Submitted on Briefs: October 26, 2016
FROM: District Court of the First Judicial District, In and
For the County of Lewis and Clark, Cause No. BDC 2014-280
Honorable Jeffrey M. Sherlock, Presiding Judge
Appellant: Chad Wright, Chief Appellate Defender, Moses
Okeyo, Assistant Appellate Defender, Helena, Montana.
Appellee: Timothy C. Fox, Montana Attorney General, Katie F.
Schulz, Assistant Attorney General, Helena, Montana Leo
Gallagher, Lewis and Clark County Attorney, Luke Berger,
Deputy County Attorney, Helena, Montana.
McGrath Chief Justice.
Billy Joe Watts (Watts) appeals from the District Court's
denial of his motion to dismiss his previous Partner Family
Member Assault (PFMA) convictions based on the
unconstitutionality of the PFMA statute. We affirm.
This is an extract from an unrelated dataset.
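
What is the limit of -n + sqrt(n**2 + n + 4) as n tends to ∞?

An ∞ − ∞ form. Rationalising with the conjugate, the difference becomes (n + 4) / (√(n^2 + n + 4) + n).
For large n the denominator behaves like 2·n, so the quotient tends to 1/2 = 1/2.

1/2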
We restate the issue on appeal as follows:
the District Court err when it denied Watts' motion to
dismiss his felony conviction of Partner Family Member
Assault and reduce his charge to a misdemeanor at
AND PROCEDURAL BACKGROUND
The State charged Watts with his fifth PFMA, a felony, for
conduct occurring on June 23, 2014. Watts was on probation
for a 2012 PFMA conviction. Watts has four prior PFMA
convictions (2002 misdemeanor; 2003 misdemeanor; 2003 felony;
and 2012 felony). The State filed a notice to classify Watts
as a persistent felony offender (PFO) based on his 2003 and
2012 PFMA convictions.
Watts negotiated a plea agreement with the State where he
agreed to plead guilty to PFMA (a felony) and the State
agreed to withdraw the PFO notice. The plea agreement Watts
signed included a proper acknowledgement and waiver of
rights. The form provided that Watts understood and had the
opportunity to examine the charges against him with his
attorney; that his attorney fully advised and explained to
him his rights, and the possible punishment for his crime;
that Watts waived all the rights guaranteed by a trial,
except the right to effective assistance of counsel; and that
Watts was not threatened, coerced, forced, intimidated, or
influenced in any way.
Watts voluntarily pled guilty on December 18, 2014. During
the colloquy the judge informed Watts of his right to remain
silent, which Watts waived by answering questions. Watts
informed the court he was of sound mind, not under the
influence of any drugs or alcohol, was happy with his
attorney's work and understood the maximum punishment for
his crime as well as the fact he could receive consecutive
sentences for violating his parole. Watts did not reserve his
right to appeal any issue.
At the February 24, 2015 sentencing hearing Watt's
counsel advised the court she intended to file a brief
challenging his prior convictions and the constitutionality
of Montana's PFMA statute. In her brief, counsel argued
the Montana PFMA statute violated the Equal Protection Clause
of the United States and Montana Constitutions. Watt's
counsel also filed a motion requesting that the District
Court dismiss the felony PFMA charge, reducing it to a
misdemeanor. The District Court denied the motion based on an
equal protection clause analysis and the severability of the
alleged offending language. Watts appeals.